Deuxième outil : l’apport majoré. Pour compenser la valeur hypothécaire jugée insuffisante, de nombreuses banques exigent 10 % d’apport supplémentaire sur les biens énergivores. Ce qui peut transformer un dossier parfaitement calibré en dossier impossible.

Et au bout de la chaîne, les chiffres du marché : le taux de refus pour les dossiers sans plan de rénovation sur des biens F ou G peut atteindre 25 à 30 % selon les établissements. Un emprunteur sur quatre repart bredouille. D’ailleurs, si votre dossier présente déjà des fragilités annexes (comme des surprimes d’assurance liées à votre santé où il faut jongler avec les avantages et inconvénients d’une ALD), la mauvaise note énergétique de l’appartement sera souvent le coup de grâce qui déclenchera le refus.

Le retournement : comment transformer la passoire en levier financier

Et là, le détail qui change tout.

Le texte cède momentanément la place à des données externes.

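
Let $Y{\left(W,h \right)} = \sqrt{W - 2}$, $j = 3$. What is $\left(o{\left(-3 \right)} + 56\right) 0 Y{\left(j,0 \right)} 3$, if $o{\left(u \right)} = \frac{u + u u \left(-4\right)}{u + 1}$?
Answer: $0$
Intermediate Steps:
$Y{\left(W,h \right)} = \sqrt{-2 + W}$
$o{\left(u \right)} = \frac{u - 4 u^{2}}{1 + u}$ ($o{\left(u \right)} = \frac{u + u^{2} \left(-4\right)}{1 + u} = \frac{u - 4 u^{2}}{1 + u}$)
$\left(o{\left(-3 \right)} + 56\right) 0 Y{\left(j,0 \right)} 3 = \left(- \frac{3 \left(1 - -12\right)}{1 - 3} + 56\right) 0 \sqrt{-2 + 3} \cdot 3 = \left(- \frac{3 \left(1 + 12\right)}{-2} + 56\right) 0 \sqrt{1} \cdot 3 = \left(\left(-3\right) \left(- \frac{1}{2}\right) 13 + 56\right) 0 \cdot 1 \cdot 3 = \left(\frac{39}{2} + 56\right) 0 \cdot 3 = \frac{151}{2} \cdot 0 = 0$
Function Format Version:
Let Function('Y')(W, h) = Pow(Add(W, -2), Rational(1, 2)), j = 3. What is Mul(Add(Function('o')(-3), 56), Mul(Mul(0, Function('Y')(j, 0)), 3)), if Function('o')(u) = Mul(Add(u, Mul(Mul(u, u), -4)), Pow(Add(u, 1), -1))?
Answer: 0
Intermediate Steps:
Function('Y')(W, h) = Pow(Add(-2, W), Rational(1, 2))
Function('o')(u) = Mul(Pow(Add(1, u), -1), Add(u, Mul(-4, Pow(u, 2)))) (Function('o')(u) = Mul(Add(u, Mul(Pow(u, 2), -4)), Pow(Add(1, u), -1)) = Mul(Add(u, Mul(-4, Pow(u, 2))), Pow(Add(1, u), -1)) = Mul(Pow(Add(1, u), -1), Add(u, Mul(-4, Pow(u, 2)))))
Mul(Add(Function('o')(-3), 56), Mul(Mul(0, Function('Y')(j, 0)), 3)) = Mul(Add(Mul(-3, Pow(Add(1, -3), -1), Add(1, Mul(-4, -3))), 56), Mul(Mul(0, Pow(Add(-2, 3), Rational(1, 2))), 3)) = Mul(Add(Mul(-3, Pow(-2, -1), Add(1, 12)), 56), Mul(Mul(0, Pow(1, Rational(1, 2))), 3)) = Mul(Add(Mul(-3, Rational(-1, 2), 13), 56), Mul(Mul(0, 1), 3)) = Mul(Add(Rational(39, 2), 56), Mul(0, 3)) = Mul(Rational(151, 2), 0) = 0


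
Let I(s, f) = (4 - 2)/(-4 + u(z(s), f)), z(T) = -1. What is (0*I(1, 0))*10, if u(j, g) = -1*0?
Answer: 0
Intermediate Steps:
u(j, g) = 0
I(s, f) = -½ (I(s, f) = (4 - 2)/(-4 + 0) = 2/(-4) = 2*(-¼) = -½)
(0*I(1, 0))*10 = (0*(-½))*10 = 0*10 = 0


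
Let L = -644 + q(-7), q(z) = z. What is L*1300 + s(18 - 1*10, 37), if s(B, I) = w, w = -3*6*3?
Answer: -846354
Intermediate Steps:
w = -54 (w = -18*3 = -54)
s(B, I) = -54
L = -651 (L = -644 - 7 = -651)
L*1300 + s(18 - 1*10, 37) = -651*1300 - 54 = -846300 - 54 = -846354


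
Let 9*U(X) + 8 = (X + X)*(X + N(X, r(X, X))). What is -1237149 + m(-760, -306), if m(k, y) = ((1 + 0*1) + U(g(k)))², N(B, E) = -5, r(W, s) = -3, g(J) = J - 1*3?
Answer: 1373411127892/81 ≈ 1.6956e+10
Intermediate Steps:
g(J) = -3 + J (g(J) = J - 3 = -3 + J)
U(X) = -8/9 + 2*X*(-5 + X)/9 (U(X) = -8/9 + ((X + X)*(X - 5))/9 = -8/9 + ((2*X)*(-5 + X))/9 = -8/9 + (2*X*(-5 + X))/9 = -8/9 + 2*X*(-5 + X)/9)
m(k, y) = (31/9 - 10*k/9 + 2*(-3 + k)²/9)² (m(k, y) = ((1 + 0*1) + (-8/9 - 10*(-3 + k)/9 + 2*(-3 + k)²/9))² = ((1 + 0) + (-8/9 + (10/3 - 10*k/9) + 2*(-3 + k)²/9))² = (1 + (22/9 - 10*k/9 + 2*(-3 + k)²/9))² = (31/9 - 10*k/9 + 2*(-3 + k)²/9)²)
-1237149 + m(-760, -306) = -1237149 + (31 - 10*(-760) + 2*(-3 - 760)²)²/81 = -1237149 + (31 + 7600 + 2*(-763)²)²/81 = -1237149 + (31 + 7600 + 2*582169)²/81 = -1237149 + (31 + 7600 + 1164338)²/81 = -1237149 + (1/81)*1171969² = -1237149 + (1/81)*1373511336961 = -1237149 + 1373511336961/81 = 1373411127892/81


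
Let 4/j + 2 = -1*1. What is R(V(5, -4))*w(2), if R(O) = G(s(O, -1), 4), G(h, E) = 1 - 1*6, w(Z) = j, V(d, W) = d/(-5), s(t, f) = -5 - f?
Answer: 20/3 ≈ 6.6667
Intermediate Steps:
V(d, W) = -d/5 (V(d, W) = d*(-⅕) = -d/5)
j = -4/3 (j = 4/(-2 - 1*1) = 4/(-2 - 1) = 4/(-3) = 4*(-⅓) = -4/3 ≈ -1.3333)
w(Z) = -4/3
G(h, E) = -5 (G(h, E) = 1 - 6 = -5)
R(O) = -5
R(V(5, -4))*w(2) = -5*(-4/3) = 20/3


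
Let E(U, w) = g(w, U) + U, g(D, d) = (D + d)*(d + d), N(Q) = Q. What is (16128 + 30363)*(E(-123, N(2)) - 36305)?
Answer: -309723042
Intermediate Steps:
g(D, d) = 2*d*(D + d) (g(D, d) = (D + d)*(2*d) = 2*d*(D + d))
E(U, w) = U + 2*U*(U + w) (E(U, w) = 2*U*(w + U) + U = 2*U*(U + w) + U = U + 2*U*(U + w))
(16128 + 30363)*(E(-123, N(2)) - 36305) = (16128 + 30363)*(-123*(1 + 2*(-123) + 2*2) - 36305) = 46491*(-123*(1 - 246 + 4) - 36305) = 46491*(-123*(-241) - 36305) = 46491*(29643 - 36305) = 46491*(-6662) = -309723042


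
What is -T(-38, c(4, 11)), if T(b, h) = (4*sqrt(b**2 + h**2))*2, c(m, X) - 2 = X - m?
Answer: -40*sqrt(61) ≈ -312.41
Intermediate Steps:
c(m, X) = 2 + X - m (c(m, X) = 2 + (X - m) = 2 + X - m)
T(b, h) = 8*sqrt(b**2 + h**2)
-T(-38, c(4, 11)) = -8*sqrt((-38)**2 + (2 + 11 - 1*4)**2) = -8*sqrt(1444 + (2 + 11 - 4)**2) = -8*sqrt(1444 + 9**2) = -8*sqrt(1444 + 81) = -8*sqrt(1525) = -8*5*sqrt(61) = -40*sqrt(61)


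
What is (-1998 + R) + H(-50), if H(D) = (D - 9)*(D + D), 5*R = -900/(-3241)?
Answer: 12646562/3241 ≈ 3902.1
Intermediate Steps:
R = 180/3241 (R = (-900/(-3241))/5 = (-900*(-1/3241))/5 = (⅕)*(900/3241) = 180/3241 ≈ 0.055538)
H(D) = 2*D*(-9 + D) (H(D) = (-9 + D)*(2*D) = 2*D*(-9 + D))
(-1998 + R) + H(-50) = (-1998 + 180/3241) + 2*(-50)*(-9 - 50) = -6475338/3241 + 2*(-50)*(-59) = -6475338/3241 + 5900 = 12646562/3241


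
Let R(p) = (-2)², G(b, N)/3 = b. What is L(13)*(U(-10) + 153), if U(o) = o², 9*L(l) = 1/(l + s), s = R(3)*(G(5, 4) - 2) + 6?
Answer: 253/639 ≈ 0.39593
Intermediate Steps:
G(b, N) = 3*b
R(p) = 4
s = 58 (s = 4*(3*5 - 2) + 6 = 4*(15 - 2) + 6 = 4*13 + 6 = 52 + 6 = 58)
L(l) = 1/(9*(58 + l)) (L(l) = 1/(9*(l + 58)) = 1/(9*(58 + l)))
L(13)*(U(-10) + 153) = (1/(9*(58 + 13)))*((-10)² + 153) = ((⅑)/71)*(100 + 153) = ((⅑)*(1/71))*253 = (1/639)*253 = 253/639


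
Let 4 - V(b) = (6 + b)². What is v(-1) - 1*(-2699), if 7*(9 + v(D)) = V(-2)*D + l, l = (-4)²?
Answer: 2694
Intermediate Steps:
V(b) = 4 - (6 + b)²
l = 16
v(D) = -47/7 - 12*D/7 (v(D) = -9 + ((4 - (6 - 2)²)*D + 16)/7 = -9 + ((4 - 1*4²)*D + 16)/7 = -9 + ((4 - 1*16)*D + 16)/7 = -9 + ((4 - 16)*D + 16)/7 = -9 + (-12*D + 16)/7 = -9 + (16 - 12*D)/7 = -9 + (16/7 - 12*D/7) = -47/7 - 12*D/7)
v(-1) - 1*(-2699) = (-47/7 - 12/7*(-1)) - 1*(-2699) = (-47/7 + 12/7) + 2699 = -5 + 2699 = 2694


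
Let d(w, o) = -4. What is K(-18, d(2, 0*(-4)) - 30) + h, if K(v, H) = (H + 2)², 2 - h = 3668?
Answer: -2642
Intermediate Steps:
h = -3666 (h = 2 - 1*3668 = 2 - 3668 = -3666)
K(v, H) = (2 + H)²
K(-18, d(2, 0*(-4)) - 30) + h = (2 + (-4 - 30))² - 3666 = (2 - 34)² - 3666 = (-32)² - 3666 = 1024 - 3666 = -2642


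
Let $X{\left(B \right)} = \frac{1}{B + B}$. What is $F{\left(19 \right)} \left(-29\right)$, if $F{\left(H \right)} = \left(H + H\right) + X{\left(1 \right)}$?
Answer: $- \frac{2233}{2} \approx -1116.5$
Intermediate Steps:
$X{\left(B \right)} = \frac{1}{2 B}$
$F{\left(H \right)} = \frac{1}{2} + 2 H$ ($F{\left(H \right)} = \left(H + H\right) + \frac{1}{2 \cdot 1} = 2 H + \frac{1}{2} \cdot 1 = 2 H + \frac{1}{2} = \frac{1}{2} + 2 H$)
$F{\left(19 \right)} \left(-29\right) = \left(\frac{1}{2} + 2 \cdot 19\right) \left(-29\right) = \left(\frac{1}{2} + 38\right) \left(-29\right) = \frac{77}{2} \left(-29\right) = - \frac{2233}{2}$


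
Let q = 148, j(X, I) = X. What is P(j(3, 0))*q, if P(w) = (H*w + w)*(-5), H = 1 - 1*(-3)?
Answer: -11100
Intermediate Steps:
H = 4 (H = 1 + 3 = 4)
P(w) = -25*w (P(w) = (4*w + w)*(-5) = (5*w)*(-5) = -25*w)
P(j(3, 0))*q = -25*3*148 = -75*148 = -11100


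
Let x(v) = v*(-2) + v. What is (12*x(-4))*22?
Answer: 1056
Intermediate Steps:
x(v) = -v (x(v) = -2*v + v = -v)
(12*x(-4))*22 = (12*(-1*(-4)))*22 = (12*4)*22 = 48*22 = 1056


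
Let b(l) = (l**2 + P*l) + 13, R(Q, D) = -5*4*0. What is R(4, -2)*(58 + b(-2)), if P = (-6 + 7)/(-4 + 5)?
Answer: 0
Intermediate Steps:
P = 1 (P = 1/1 = 1*1 = 1)
R(Q, D) = 0 (R(Q, D) = -20*0 = 0)
b(l) = 13 + l + l**2 (b(l) = (l**2 + 1*l) + 13 = (l**2 + l) + 13 = (l + l**2) + 13 = 13 + l + l**2)
R(4, -2)*(58 + b(-2)) = 0*(58 + (13 - 2 + (-2)**2)) = 0*(58 + (13 - 2 + 4)) = 0*(58 + 15) = 0*73 = 0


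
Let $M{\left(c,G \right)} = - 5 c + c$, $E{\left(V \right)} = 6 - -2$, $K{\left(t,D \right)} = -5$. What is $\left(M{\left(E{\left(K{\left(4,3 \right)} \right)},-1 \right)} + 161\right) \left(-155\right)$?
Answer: $-19995$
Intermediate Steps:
$E{\left(V \right)} = 8$ ($E{\left(V \right)} = 6 + 2 = 8$)
$M{\left(c,G \right)} = - 4 c$
$\left(M{\left(E{\left(K{\left(4,3 \right)} \right)},-1 \right)} + 161\right) \left(-155\right) = \left(\left(-4\right) 8 + 161\right) \left(-155\right) = \left(-32 + 161\right) \left(-155\right) = 129 \left(-155\right) = -19995$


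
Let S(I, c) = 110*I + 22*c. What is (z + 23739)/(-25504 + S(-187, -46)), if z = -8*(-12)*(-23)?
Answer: -21531/47086 ≈ -0.45727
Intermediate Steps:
z = -2208 (z = 96*(-23) = -2208)
S(I, c) = 22*c + 110*I
(z + 23739)/(-25504 + S(-187, -46)) = (-2208 + 23739)/(-25504 + (22*(-46) + 110*(-187))) = 21531/(-25504 + (-1012 - 20570)) = 21531/(-25504 - 21582) = 21531/(-47086) = 21531*(-1/47086) = -21531/47086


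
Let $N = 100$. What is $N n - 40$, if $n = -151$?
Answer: $-15140$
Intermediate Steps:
$N n - 40 = 100 \left(-151\right) - 40 = -15100 - 40 = -15140$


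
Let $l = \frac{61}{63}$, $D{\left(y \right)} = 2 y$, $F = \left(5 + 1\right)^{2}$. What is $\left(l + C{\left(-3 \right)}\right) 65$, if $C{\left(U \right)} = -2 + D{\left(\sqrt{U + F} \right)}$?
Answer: $- \frac{4225}{63} + 130 \sqrt{33} \approx 679.73$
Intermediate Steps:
$F = 36$ ($F = 6^{2} = 36$)
$C{\left(U \right)} = -2 + 2 \sqrt{36 + U}$ ($C{\left(U \right)} = -2 + 2 \sqrt{U + 36} = -2 + 2 \sqrt{36 + U}$)
$l = \frac{61}{63}$ ($l = 61 \cdot \frac{1}{63} = \frac{61}{63} \approx 0.96825$)
$\left(l + C{\left(-3 \right)}\right) 65 = \left(\frac{61}{63} - \left(2 - 2 \sqrt{36 - 3}\right)\right) 65 = \left(\frac{61}{63} - \left(2 - 2 \sqrt{33}\right)\right) 65 = \left(- \frac{65}{63} + 2 \sqrt{33}\right) 65 = - \frac{4225}{63} + 130 \sqrt{33}$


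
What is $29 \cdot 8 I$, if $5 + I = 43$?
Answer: $8816$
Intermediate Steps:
$I = 38$ ($I = -5 + 43 = 38$)
$29 \cdot 8 I = 29 \cdot 8 \cdot 38 = 232 \cdot 38 = 8816$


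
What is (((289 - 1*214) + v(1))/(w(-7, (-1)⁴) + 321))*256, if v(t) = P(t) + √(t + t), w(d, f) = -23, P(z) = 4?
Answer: 10112/149 + 128*√2/149 ≈ 69.081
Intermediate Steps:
v(t) = 4 + √2*√t (v(t) = 4 + √(t + t) = 4 + √(2*t) = 4 + √2*√t)
(((289 - 1*214) + v(1))/(w(-7, (-1)⁴) + 321))*256 = (((289 - 1*214) + (4 + √2*√1))/(-23 + 321))*256 = (((289 - 214) + (4 + √2*1))/298)*256 = ((75 + (4 + √2))*(1/298))*256 = ((79 + √2)*(1/298))*256 = (79/298 + √2/298)*256 = 10112/149 + 128*√2/149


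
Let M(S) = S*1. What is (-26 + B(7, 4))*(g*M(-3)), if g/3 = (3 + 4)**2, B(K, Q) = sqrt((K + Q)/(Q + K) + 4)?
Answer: 11466 - 441*sqrt(5) ≈ 10480.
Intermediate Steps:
M(S) = S
B(K, Q) = sqrt(5) (B(K, Q) = sqrt((K + Q)/(K + Q) + 4) = sqrt(1 + 4) = sqrt(5))
g = 147 (g = 3*(3 + 4)**2 = 3*7**2 = 3*49 = 147)
(-26 + B(7, 4))*(g*M(-3)) = (-26 + sqrt(5))*(147*(-3)) = (-26 + sqrt(5))*(-441) = 11466 - 441*sqrt(5)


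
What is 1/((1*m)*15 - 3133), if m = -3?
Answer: -1/3178 ≈ -0.00031466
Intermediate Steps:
1/((1*m)*15 - 3133) = 1/((1*(-3))*15 - 3133) = 1/(-3*15 - 3133) = 1/(-45 - 3133) = 1/(-3178) = -1/3178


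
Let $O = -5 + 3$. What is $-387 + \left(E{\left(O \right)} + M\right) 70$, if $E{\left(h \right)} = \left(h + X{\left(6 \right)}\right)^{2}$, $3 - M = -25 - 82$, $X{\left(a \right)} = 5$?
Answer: $7943$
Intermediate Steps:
$M = 110$ ($M = 3 - \left(-25 - 82\right) = 3 - -107 = 3 + 107 = 110$)
$O = -2$
$E{\left(h \right)} = \left(5 + h\right)^{2}$ ($E{\left(h \right)} = \left(h + 5\right)^{2} = \left(5 + h\right)^{2}$)
$-387 + \left(E{\left(O \right)} + M\right) 70 = -387 + \left(\left(5 - 2\right)^{2} + 110\right) 70 = -387 + \left(3^{2} + 110\right) 70 = -387 + \left(9 + 110\right) 70 = -387 + 119 \cdot 70 = -387 + 8330 = 7943$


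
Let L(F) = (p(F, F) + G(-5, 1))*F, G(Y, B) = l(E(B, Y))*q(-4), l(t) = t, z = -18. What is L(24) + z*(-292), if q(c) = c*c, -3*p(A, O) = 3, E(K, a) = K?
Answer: 5616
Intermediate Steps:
p(A, O) = -1 (p(A, O) = -⅓*3 = -1)
q(c) = c²
G(Y, B) = 16*B (G(Y, B) = B*(-4)² = B*16 = 16*B)
L(F) = 15*F (L(F) = (-1 + 16*1)*F = (-1 + 16)*F = 15*F)
L(24) + z*(-292) = 15*24 - 18*(-292) = 360 + 5256 = 5616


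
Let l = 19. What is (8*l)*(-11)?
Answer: -1672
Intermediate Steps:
(8*l)*(-11) = (8*19)*(-11) = 152*(-11) = -1672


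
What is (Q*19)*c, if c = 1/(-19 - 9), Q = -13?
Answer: 247/28 ≈ 8.8214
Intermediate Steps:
c = -1/28 (c = 1/(-28) = -1/28 ≈ -0.035714)
(Q*19)*c = -13*19*(-1/28) = -247*(-1/28) = 247/28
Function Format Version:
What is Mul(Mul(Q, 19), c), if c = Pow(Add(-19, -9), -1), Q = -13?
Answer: Rational(247, 28) ≈ 8.8214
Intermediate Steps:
c = Rational(-1, 28) (c = Pow(-28, -1) = Rational(-1, 28) ≈ -0.035714)
Mul(Mul(Q, 19), c) = Mul(Mul(-13, 19), Rational(-1, 28)) = Mul(-247, Rational(-1, 28)) = Rational(247, 28)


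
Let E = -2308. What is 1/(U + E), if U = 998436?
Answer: 1/996128 ≈ 1.0039e-6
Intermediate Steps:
1/(U + E) = 1/(998436 - 2308) = 1/996128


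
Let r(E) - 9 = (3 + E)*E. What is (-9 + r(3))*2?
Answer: 36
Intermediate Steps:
r(E) = 9 + E*(3 + E) (r(E) = 9 + (3 + E)*E = 9 + E*(3 + E))
(-9 + r(3))*2 = (-9 + (9 + 3**2 + 3*3))*2 = (-9 + (9 + 9 + 9))*2 = (-9 + 27)*2 = 18*2 = 36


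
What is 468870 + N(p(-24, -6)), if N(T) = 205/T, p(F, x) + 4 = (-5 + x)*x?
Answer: 29070145/62 ≈ 4.6887e+5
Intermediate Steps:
p(F, x) = -4 + x*(-5 + x) (p(F, x) = -4 + (-5 + x)*x = -4 + x*(-5 + x))
468870 + N(p(-24, -6)) = 468870 + 205/(-4 + (-6)² - 5*(-6)) = 468870 + 205/(-4 + 36 + 30) = 468870 + 205/62 = 29070145/62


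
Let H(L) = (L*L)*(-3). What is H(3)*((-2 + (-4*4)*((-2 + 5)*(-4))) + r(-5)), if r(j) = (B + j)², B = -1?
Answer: -6102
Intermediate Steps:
r(j) = (-1 + j)²
H(L) = -3*L² (H(L) = L²*(-3) = -3*L²)
H(3)*((-2 + (-4*4)*((-2 + 5)*(-4))) + r(-5)) = (-3*3²)*((-2 + (-4*4)*((-2 + 5)*(-4))) + (-1 - 5)²) = (-3*9)*((-2 - 48*(-4)) + (-6)²) = -27*((-2 - 16*(-12)) + 36) = -27*((-2 + 192) + 36) = -27*(190 + 36) = -27*226 = -6102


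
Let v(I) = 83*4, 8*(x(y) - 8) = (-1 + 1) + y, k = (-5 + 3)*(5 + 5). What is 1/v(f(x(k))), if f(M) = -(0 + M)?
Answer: 1/332 ≈ 0.0030120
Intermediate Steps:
k = -20 (k = -2*10 = -20)
x(y) = 8 + y/8 (x(y) = 8 + ((-1 + 1) + y)/8 = 8 + (0 + y)/8 = 8 + y/8)
f(M) = -M
v(I) = 332
1/v(f(x(k))) = 1/332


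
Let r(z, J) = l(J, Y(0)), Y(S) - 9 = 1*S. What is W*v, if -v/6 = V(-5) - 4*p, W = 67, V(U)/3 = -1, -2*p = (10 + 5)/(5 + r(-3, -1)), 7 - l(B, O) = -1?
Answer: 3618/13 ≈ 278.31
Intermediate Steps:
Y(S) = 9 + S (Y(S) = 9 + 1*S = 9 + S)
l(B, O) = 8 (l(B, O) = 7 - 1*(-1) = 7 + 1 = 8)
r(z, J) = 8
p = -15/26 (p = -(10 + 5)/(2*(5 + 8)) = -15/(2*13) = -½*15/13 = -15/26 ≈ -0.57692)
V(U) = -3 (V(U) = 3*(-1) = -3)
v = 54/13 (v = -6*(-3 - 4*(-15/26)) = -6*(-3 + 30/13) = -6*(-9/13) = 54/13 ≈ 4.1538)
W*v = 67*(54/13) = 3618/13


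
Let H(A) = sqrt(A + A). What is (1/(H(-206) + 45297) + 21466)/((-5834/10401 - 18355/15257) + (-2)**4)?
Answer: 6989310508521026033931/4635241326044546999 - 317376114*I*sqrt(103)/4635241326044546999 ≈ 1507.9 - 6.949e-10*I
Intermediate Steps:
H(A) = sqrt(2)*sqrt(A) (H(A) = sqrt(2*A) = sqrt(2)*sqrt(A))
(1/(H(-206) + 45297) + 21466)/((-5834/10401 - 18355/15257) + (-2)**4) = (1/(sqrt(2)*sqrt(-206) + 45297) + 21466)/((-5834/10401 - 18355/15257) + (-2)**4) = (1/(sqrt(2)*(I*sqrt(206)) + 45297) + 21466)/((-5834*1/10401 - 18355*1/15257) + 16) = (1/(2*I*sqrt(103) + 45297) + 21466)/((-5834/10401 - 18355/15257) + 16) = (1/(45297 + 2*I*sqrt(103)) + 21466)/(-279919693/158688057 + 16) = (21466 + 1/(45297 + 2*I*sqrt(103)))/(2259089219/158688057) = (21466 + 1/(45297 + 2*I*sqrt(103)))*(158688057/2259089219) = 3406397831562/2259089219 + 158688057/(2259089219*(45297 + 2*I*sqrt(103)))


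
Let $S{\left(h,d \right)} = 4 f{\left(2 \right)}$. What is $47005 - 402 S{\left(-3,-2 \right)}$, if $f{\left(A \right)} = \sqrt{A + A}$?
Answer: $43789$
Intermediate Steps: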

Ce que les mêmes banques qui pénalisent les passoires sont prêtes à accorder si vous jouez le jeu de la rénovation.

La règle d’or : intégrer les travaux dans le financement dès le départ. Pas « on verra plus tard », pas un crédit conso à 6 % dégotté en catastrophe. Un prêt global unique, qui fusionne le prix d’achat, les frais de notaire et l’enveloppe travaux en une seule ligne de crédit. C’est le montage qui ouvre les portes du « paradis bancaire », comme le formulent certains courtiers.

Pourquoi ce montage fonctionne ? Parce qu’il transforme un risque en opportunité aux yeux du banquier. Dès lors que vous vous engagez sur un saut d’au moins deux classes DPE, les banques peuvent inverser leur position et accorder une bonification de taux de 0,10 à 0,30 point, avec un délai pouvant aller jusqu’à 40 mois pour produire le nouveau DPE. Vous passez de pénalisé à privilégié.

En combinant ce prêt bonifié avec un éco-PTZ et les aides prorogées par la loi de finances 2026, le coût total du crédit peut être significativement réduit. Et la valorisation à la revente en passant de F ou G à D représente jusqu’à 15 % de plus-value supplémentaire selon les experts de Meilleurtaux.

La vraie question en 2026 n’est donc plus « est-ce que je peux obtenir un prêt sur cette passoire thermique ? ». Elle est : « est-ce que j’ai un plan de rénovation cohérent à mettre sur la table ? » Avec un tel plan, un bien décrié à -20 % sur le prix du marché peut devenir l’opération patrimoniale de votre décennie.